Figure 6. Results of positioning errors under different SNRs
Fig.7 shows results under scenarios with missing CIRs, in which 6 CIRs of each testing data are removed randomly to evaluate the performance of the proposed method. It can be seen that, without denoising and inpaiting (D&I), the positioning accuracy decreases rapidly. With even only 8 step D&I, more than 20m accuracy improvement can be achieved, and it can be further increased with more steps. It proves the effect of the DM based inpainting for wireless channel information by proposed HML.
Figure 7. Results of positioning errors under 0dB and 6 missing CIRs
In this blog a novel HML based positioning method is proposed. With its denoising and inpainting ability, the positioning accuracy in NLOS scenarios can be improved significantly under low SNR or incomplete CIRs. Compared with only supervised learning based method, the proposed method can achieve better accuracy with less training time and less samples of training set. Moreover, the proposed method is very flexible in terms of balancing overhead and positioning accuracy, which could fit the practical requirement easier.
 P. Ferrand, A. Decurninge, M. Guillaud, "DNN-based localization from channel estimates: feature design and experimental results," In Proc.

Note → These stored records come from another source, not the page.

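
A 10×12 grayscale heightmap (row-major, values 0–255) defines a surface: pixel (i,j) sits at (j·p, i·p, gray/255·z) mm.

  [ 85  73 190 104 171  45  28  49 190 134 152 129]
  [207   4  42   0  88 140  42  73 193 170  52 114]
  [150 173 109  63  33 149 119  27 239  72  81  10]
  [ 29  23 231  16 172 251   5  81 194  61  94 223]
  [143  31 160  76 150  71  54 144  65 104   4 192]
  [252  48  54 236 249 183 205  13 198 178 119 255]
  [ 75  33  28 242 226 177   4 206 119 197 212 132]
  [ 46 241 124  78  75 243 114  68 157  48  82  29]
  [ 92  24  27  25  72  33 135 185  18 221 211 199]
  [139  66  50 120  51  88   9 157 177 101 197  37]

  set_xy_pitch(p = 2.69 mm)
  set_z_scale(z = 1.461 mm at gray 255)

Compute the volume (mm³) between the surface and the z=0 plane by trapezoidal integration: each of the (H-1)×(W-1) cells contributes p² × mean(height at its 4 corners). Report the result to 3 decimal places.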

IEEE Globe Communications Conference (Globecom), Dec. 2020.
 S. Bast, A. Guevara, S. Polin, "CSI-based positioning in massive MIMO systems using convolutional neural networks." In Proc. IEEE Vehicular Technology Conference (VTC-Spring), May. 2020.
 3GPP RP-213599, "New SI: Study on Artificial Intelligence (AI) Machine Learning (ML) for NR Air Interface" #94e, Dec.2021.

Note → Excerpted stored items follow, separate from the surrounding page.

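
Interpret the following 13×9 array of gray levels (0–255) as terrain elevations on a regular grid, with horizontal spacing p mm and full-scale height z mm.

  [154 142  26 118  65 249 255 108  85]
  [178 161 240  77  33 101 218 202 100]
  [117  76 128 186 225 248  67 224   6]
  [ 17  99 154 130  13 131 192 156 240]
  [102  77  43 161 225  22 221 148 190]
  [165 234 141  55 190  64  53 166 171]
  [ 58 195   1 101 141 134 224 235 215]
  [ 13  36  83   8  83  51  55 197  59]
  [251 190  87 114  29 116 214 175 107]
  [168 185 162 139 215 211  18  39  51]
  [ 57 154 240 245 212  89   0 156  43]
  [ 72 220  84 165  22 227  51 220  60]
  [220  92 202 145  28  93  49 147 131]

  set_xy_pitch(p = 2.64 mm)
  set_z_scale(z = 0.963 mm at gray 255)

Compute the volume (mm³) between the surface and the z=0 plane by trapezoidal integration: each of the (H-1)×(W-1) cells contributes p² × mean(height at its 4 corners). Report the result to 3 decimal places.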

 G. Huang, Z. Liu, L. Maaten, and K. Weinberger, "Densely Connected Convolutional Networks," In Proc. IEEE Conference on Computer Vision and Pattern Recognition (CVPR), Jul. 2017.

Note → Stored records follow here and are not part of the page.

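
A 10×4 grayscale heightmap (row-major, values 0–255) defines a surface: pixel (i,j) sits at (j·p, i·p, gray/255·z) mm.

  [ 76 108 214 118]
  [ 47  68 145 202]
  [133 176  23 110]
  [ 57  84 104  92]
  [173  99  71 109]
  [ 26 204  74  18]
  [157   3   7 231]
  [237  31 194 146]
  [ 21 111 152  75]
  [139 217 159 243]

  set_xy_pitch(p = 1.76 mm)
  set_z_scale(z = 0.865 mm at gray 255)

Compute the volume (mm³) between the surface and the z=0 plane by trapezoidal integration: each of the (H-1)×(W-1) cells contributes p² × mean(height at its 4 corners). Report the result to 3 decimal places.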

 J. Ho, A. Jain, and P. Abbeel, "Denoising diffusion probabilistic models," In Proc. of Conference on Neural Information Process Systems (NeurIPS), 2020.
 A. Nichol and P. Dhariwal, "Improved denoising diffusion probabilistic models," International Conference on Machine Learning (ICML), 2021.
 3GPP TR.38.901 V16.1.0, "Study on channel model for frequencies from 0.5 to 100GHz (Rel-16)," 2019.